Potremmo provare a confrontarci di tanto in tanto con queste parole, tentare di esprimere un qualche lampo di incarnazione, anche se esse, nella loro serietà, dicono implicitamente quanto sia lunga e faticosa la via della pace.
Tre miti ostacolano la pace. Un articolo del New York Times
Tre settimane fa, il 15 di novembre, The New York Times ha pubblicato un editoriale che, in un certo senso, va nella direzione indicata da Martini. Ne è autore il giornalista Nicholas Kristof, vincitore di due premi Pulitzer e particolarmente attento alle ingiustizie sociali, tanto da essere chiamato dall’arcivescovo Desmond Tutu «africano onorario».
Dopo la fine della tregua e la ripresa dei bombardamenti “imprecisi” su Gaza, le sue considerazioni paiono ancora più centrate. Di seguito una sintesi.
Il confronto su quello che Kristof chiama «massacro bilaterale» appare reso incandescente dal prevalere di tre “miti”, nel senso di racconti privi di fondamento.
- Il primo mito è che, nel conflitto in Medio Oriente, ci sia il giusto da una parte e il torto dall’altra. Ma la tragedia del Medio Oriente sta proprio nel fatto che si tratta di uno scontro tra diritto e diritto. Ciò non giustifica i massacri “bilaterali”, ma rende necessario capire che, alla base del conflitto, ci sono aspirazioni legittime che meritano di essere soddisfatte, da entrambe le parti. E perciò «qualunque sia la vostra posizione, ricordate che l’altra include esseri umani disperati che sperano semplicemente che i loro figli possano vivere liberamente e prosperare nella propria nazione».
- Il secondo mito è che i palestinesi possano essere lasciati indefinitamente senza una soluzione del loro problema nazionale. Gli israeliani hanno le loro ragioni nel non sentirsi sicuri, ma dovrebbero comprendere – e noi con loro – che la mancanza di uno stato palestinese non ha reso Israele più sicuro. Una soluzione a due stati non sarebbe perciò una concessione agli arabi, ma il riconoscimento pragmatico dei propri veri interessi.
- Il terzo mito è quell’idea diffusa in entrambi i lati del conflitto che dice più o meno così: è un peccato dover ricorrere a questo spargimento di sangue, ma le persone dall’altra parte capiscono solo la violenza. È questo ragionamento che finisce per giustificare qualsiasi costo umano, per quanto grande esso sia.
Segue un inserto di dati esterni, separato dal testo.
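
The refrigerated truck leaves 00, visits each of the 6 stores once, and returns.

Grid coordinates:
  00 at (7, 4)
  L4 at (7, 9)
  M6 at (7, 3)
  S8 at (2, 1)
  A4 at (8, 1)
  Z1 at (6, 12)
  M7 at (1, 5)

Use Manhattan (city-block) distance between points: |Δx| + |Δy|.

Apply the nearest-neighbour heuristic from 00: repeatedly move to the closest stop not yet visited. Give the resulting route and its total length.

At 00 the remaining stops are M6 1, A4 4, L4 5, M7 7, S8 8, Z1 9; go to M6.
At M6 the remaining stops are A4 3, L4 6, S8 7, M7 8, Z1 10; go to A4.
At A4 the remaining stops are S8 6, L4 9, M7 11, Z1 13; go to S8.
At S8 the remaining stops are M7 5, L4 13, Z1 15; go to M7.
At M7 the remaining stops are L4 10, Z1 12; go to L4.
At L4 the remaining stops are Z1 4; go to Z1.
Return Z1→00: 9.
Total = 1 + 3 + 6 + 5 + 10 + 4 + 9 = 38.

Nearest-neighbour total = 38; route 00 → M6 → A4 → S8 → M7 → L4 → Z1 → 00.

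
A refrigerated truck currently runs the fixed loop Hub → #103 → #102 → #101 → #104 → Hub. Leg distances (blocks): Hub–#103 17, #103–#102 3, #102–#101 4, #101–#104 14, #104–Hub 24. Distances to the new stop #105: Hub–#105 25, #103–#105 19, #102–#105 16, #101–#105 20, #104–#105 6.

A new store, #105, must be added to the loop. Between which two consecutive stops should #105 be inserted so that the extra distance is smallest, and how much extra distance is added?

Insertion cost between consecutive stops i–j is d(i,#105) + d(#105,j) − d(i,j):
  between Hub and #103: 25 + 19 − 17 = 27
  between #103 and #102: 19 + 16 − 3 = 32
  between #102 and #101: 16 + 20 − 4 = 32
  between #101 and #104: 20 + 6 − 14 = 12
  between #104 and Hub: 6 + 25 − 24 = 7
Cheapest insertion is between #104 and Hub, adding 7.
New total = 62 + 7 = 69.

Adding 7 blocks by placing #105 on the #104–Hub leg.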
Ma proprio il modo eccessivo con cui si reagisce alle organizzazioni terroristiche può diventare la ragione di una loro possibile vittoria. Così Israele sta progressivamente dissipando la simpatia che inizialmente aveva.
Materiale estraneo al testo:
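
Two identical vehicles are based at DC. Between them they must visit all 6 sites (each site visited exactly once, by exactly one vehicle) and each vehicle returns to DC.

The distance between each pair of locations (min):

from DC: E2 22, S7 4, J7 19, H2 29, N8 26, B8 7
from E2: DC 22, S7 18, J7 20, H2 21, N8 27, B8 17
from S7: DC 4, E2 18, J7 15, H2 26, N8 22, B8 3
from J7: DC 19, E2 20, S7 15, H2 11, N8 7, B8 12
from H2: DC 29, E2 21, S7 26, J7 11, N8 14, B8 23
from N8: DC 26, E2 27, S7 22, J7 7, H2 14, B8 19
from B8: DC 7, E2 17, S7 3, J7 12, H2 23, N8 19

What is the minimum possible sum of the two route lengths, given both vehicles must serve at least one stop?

Minimum combined distance: 91 min.

Check every non-empty split of the stops between the two vehicles; for each half take its own optimal tour:
  {E2} + {S7, J7, H2, N8, B8}: 44 + 69 = 113
  {S7} + {E2, J7, H2, N8, B8}: 8 + 83 = 91
  {E2, S7} + {J7, H2, N8, B8}: 44 + 69 = 113
  {J7} + {E2, S7, H2, N8, B8}: 38 + 83 = 121
  {E2, J7} + {S7, H2, N8, B8}: 61 + 69 = 130
  {S7, J7} + {E2, H2, N8, B8}: 38 + 83 = 121
  … (31 splits in total)
Best: vehicle 1 DC → S7 → DC = 8; vehicle 2 DC → E2 → H2 → N8 → J7 → B8 → DC = 83; combined 91.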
Se c’è una strada verso la pace, questa inizia con il superamento degli stereotipi da parte di tutti noi.
Kristof dice di essere «esasperato dalle persone che sanguinano solo per una parte, o che dicono del prezzo da pagare dall’altra, quelle che si rifugiano nel: “È tragico, ma…”. Nessun “ma”. A meno che non si creda nei diritti “umani” solo per alcuni e non per tutti.
Se piangete solo per i bambini israeliani, o solo per i bambini palestinesi, avete un problema che va oltre i vostri condotti lacrimali. I bambini di entrambe le parti sono stati massacrati in modo sconsiderato e, per risolvere questa crisi, bisogna riconoscere che «la vita di tutti i bambini ha lo stesso valore e le brave persone arrivano da tutte le nazionalità».